Current Fed Governor Michael Barr has warned that a similar historical pattern is emerging as the Trump administration pursues an aggressive banking deregulation agenda, including the gutting of the Consumer Financial Protection Bureau and weakening of other financial guardrails implemented after the 2008 crisis.
Doug Duncan, former chief economist at Fannie Mae from 2009 to 2025, called Greenspan’s “unique insights into the damage inflation does to businesses and households” a perspective that “he alone among modern central bankers held due to his experience as a private business forecaster early in his career.”
Greenspan famously said during a Federal Open Market Committee meeting in 1996 that the appropriate level for inflation was 0% — if measured correctly.

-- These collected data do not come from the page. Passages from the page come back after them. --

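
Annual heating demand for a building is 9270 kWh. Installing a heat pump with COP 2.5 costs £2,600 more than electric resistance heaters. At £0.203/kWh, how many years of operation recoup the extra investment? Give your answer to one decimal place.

Resistance: 9270 kWh × £0.203 = £1,881.81/yr
Heat pump: 9270 / 2.5 = 3708 kWh in → × £0.203 = £752.72/yr
Annual savings = £1,129.09
Payback = £2,600 / £1,129.09 = 2.3 years

2.3 years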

By 2012, Greenspan’s successor, Ben Bernanke, had formally made the Fed’s inflation target 2% on an annualized basis.
“The irony of his reputation being sullied by his trust in markets and the resulting Great Financial Crisis is that none of the rest of the huge financial market regulatory apparatus detected the oncoming crisis either and the apparatus grew in spite of its failure,” said Duncan, reflecting on Greenspan’s policy impact in remarks shared with Scotsman Guide.
Assessing Greenspan’s “enduring legacy,” current New York Fed President John Williams released a statement praising his “dedication to the institution, the field of economics and public service,” which he believes “continues to inspire generations of central bankers.”
Donald Kohn, who served as vice chair of the Fed from 2006 to 2010, shared a personal anecdote in commentary published Monday by the Brookings Institution.
“We were reminiscing during a recent visit at his home, and Alan summed it up with, ‘We had fun, didn’t we, Don,’” Kohn wrote. “Yes, Alan, we had fun — maybe as only a couple of policy nerds would define that word. And his ‘fun’ enriched policymaking and economic analysis in the U.S. and around the world.”